C’est fort bien compris. Et cela doit te conduire à cette doctrine, communément empruntée aux pythagoriciens et platoniciens, suivant laquelle le double mouvement d’ascension et de descente de l’âme répond au souci qu’elle a d’elle-même et de la matière, au fait qu’elle est mue par l’appétit du bien qui lui est propre et d’autre part poussée par la providence du destin. (p. 194-195)
18L’autre point original du commentaire du Nolain réside dans l’interprétation de l’inversion des rôles du chasseur devenu proie qui acquiert, par cette mutation, une parcelle de l’essence divine. Certes, là encore, Ovide suggère une telle méditation, lorsqu’il enrichit l’évocation de la rencontre entre Diane et Actéon d’une description appuyée du face à face entre les deux personnages, soulignant l’étroite symétrie qui les unit. Cet aspect, souvent négligé des commentateurs ou des illustrateurs d’Ovide, est reproduit avec quelque écart par Bruno, qui choisit d’y déceler une appropriation du divin par le « furieux héroïque ». La signification inédite alors conférée à l’épisode, que l’on peut rapprocher du désir de fusion entre l’amant et l’aimé tel que le décrit Ficin (Com. II, 6, VI, 8 et VII, 6) et repris par A. Nifo dans son traité De Amore30, ignore toutefois la similitude entre les amants décrite par ces philosophes, pour lui préférer la coïncidence entre les tensions contraires qui s’opposent à l’intérieur de l’être, perceptibles ici par le passage de sujet à objet qui affecte autant l’homme que la déesse. Elle correspond alors plus étroitement à la conception cosmologique du Nolain, comme l’explique A. Ingegno : l’univers, infini, est « soumis à un perpétuel devenir déterminé par la lutte des contraires, car il n’est pas possible que s’y réalise dans son absolue pureté la coïncidence des opposés, et c’est en vertu de cette impossibilité que le devenir est une loi à laquelle aucune créature ne peut se soustraire31. » Ainsi, Bruno explore cet aboutissement de la « fureur » en la caractérisant comme le mode d’accès à l’infini, que le héros découvre, en même temps qu’il prend conscience que cet infini se trouve aussi en lui : « ayant déjà contracté en lui la divinité, il n’était point nécessaire de la chercher hors de lui » (perchè già avendola contratta in sè, non era necessaria di cercare fuor di sè la divinità, Fur.
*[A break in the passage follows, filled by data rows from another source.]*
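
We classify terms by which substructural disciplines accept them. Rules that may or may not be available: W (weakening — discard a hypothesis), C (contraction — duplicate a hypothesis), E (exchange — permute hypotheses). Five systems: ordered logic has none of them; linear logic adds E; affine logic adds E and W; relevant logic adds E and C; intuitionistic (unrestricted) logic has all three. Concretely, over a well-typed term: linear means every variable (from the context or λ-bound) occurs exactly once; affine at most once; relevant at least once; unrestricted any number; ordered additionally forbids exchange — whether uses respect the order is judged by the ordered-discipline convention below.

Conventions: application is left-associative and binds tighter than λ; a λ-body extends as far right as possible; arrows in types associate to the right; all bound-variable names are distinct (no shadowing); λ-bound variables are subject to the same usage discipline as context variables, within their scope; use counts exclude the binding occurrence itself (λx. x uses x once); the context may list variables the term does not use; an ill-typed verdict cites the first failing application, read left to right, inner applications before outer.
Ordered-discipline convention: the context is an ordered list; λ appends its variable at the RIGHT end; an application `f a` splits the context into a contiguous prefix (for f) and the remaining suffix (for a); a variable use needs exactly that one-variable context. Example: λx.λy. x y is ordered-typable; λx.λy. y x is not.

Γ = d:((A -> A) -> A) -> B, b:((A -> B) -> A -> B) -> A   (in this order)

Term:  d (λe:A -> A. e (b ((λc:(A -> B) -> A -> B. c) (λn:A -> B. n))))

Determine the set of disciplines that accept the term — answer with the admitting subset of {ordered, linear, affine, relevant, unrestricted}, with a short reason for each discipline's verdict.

admitted by: linear, affine, relevant, unrestricted
use counts: d ×1; b ×1; e (λ-bound) ×1; c (λ-bound) ×1; n (λ-bound) ×1
left-to-right use order: d, e, b, c, n
typing: well-typed at B
ordered: ✗ — no ordered split (uses run d, e, b, c, n)
linear: ✓ — single use per variable (d, b, e, c, n)
affine: ✓ — d, b, e, c, n: no repeats, contraction unneeded
relevant: ✓ — every one of d, b, e, c, n appears
unrestricted: ✓ — simply typable at B; W, C, E all held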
I, IV, p. 159), le philosophe substituant la notion d’immanence à celle de la transcendance chère aux néo-platoniciens.
19La plainte douloureuse d’Actéon, qu’Ovide évoquait comme un discours impossible à proférer (v. 237-241), signe d’une incompatibilité entre l’aspiration humaine à la parole et l’enveloppe animale, participe également ici à appuyer la théorie cosmologique, figurant cette tension dynamique entre les forces contraires qui animent l’être autant que la nature. Le second sonnet consacré à la relation du mythe expose cette impatience éprouvée par le héros à se dégager des soucis du corps et à rejoindre le monde intelligible, pour se « convertir tout entier à Dieu » :
20(sonnet 2)
Ahi cani d’Atteon, o fiere ingrate, che drizzai al ricetto de mia diva, e voti di speranza mi tornate; anzi venendo a la materna riva, tropp’infelice fio mi riportate: mi sbranate, e volete ch’i’ non viva. Lasciami, vita, ch’al mio sol rimonte, fatta gemino rio senz’il mio fonte. | Chiens d’Actéon, Ah ! Bêtes ingrates que je lançai Au refuge de ma divinité, vous me revenez vides d’espoir. Que dis-je ? Au logis maternel vous ne rapportez que douleur et sévices : vous me déchirez et voulez que je meure. Laisse-moi donc, ô vie, qu’à mon soleil je remonte, Double ruisseau désormais privé de ma source. |
Quand’il mio pondo greve Converrà che natura mi disciolga? Quand’averrà ch’anch’io da qua mi tolga, e ratt’a l’alt’oggetto mi sulleve; e insieme col mio core e i communi pulcini ivi dimore? | De mon être pesant quand faudra-t-il que nature Me délivre ? Quand pourrai-je à mon tour m’arracher à ce lieu pour m’élever d’un vol rapide jusqu’à l’objet suprême, Et là avec mon cœur, avec notre nichée commune, fixer ma demeure ? |
21Tansillo livre alors une analyse détaillée du fonctionnement de l’âme, distinguant la définition platonicienne, telle que la rapporte M. Ficin dans la Theologia Platonica III, 2, de la sienne propre (p. 187-189) qu’il intègre dans une dynamique qui touche l’univers entier, soulignant l’identité du processus qui conduit du sens à l’imagination, de l’imagination à la raison, de la raison à l’intellect, de l’intellect à l’esprit, en vertu d’une analogie entre le mouvement du macrocosme et celui du microcosme constitué par l’esprit humain.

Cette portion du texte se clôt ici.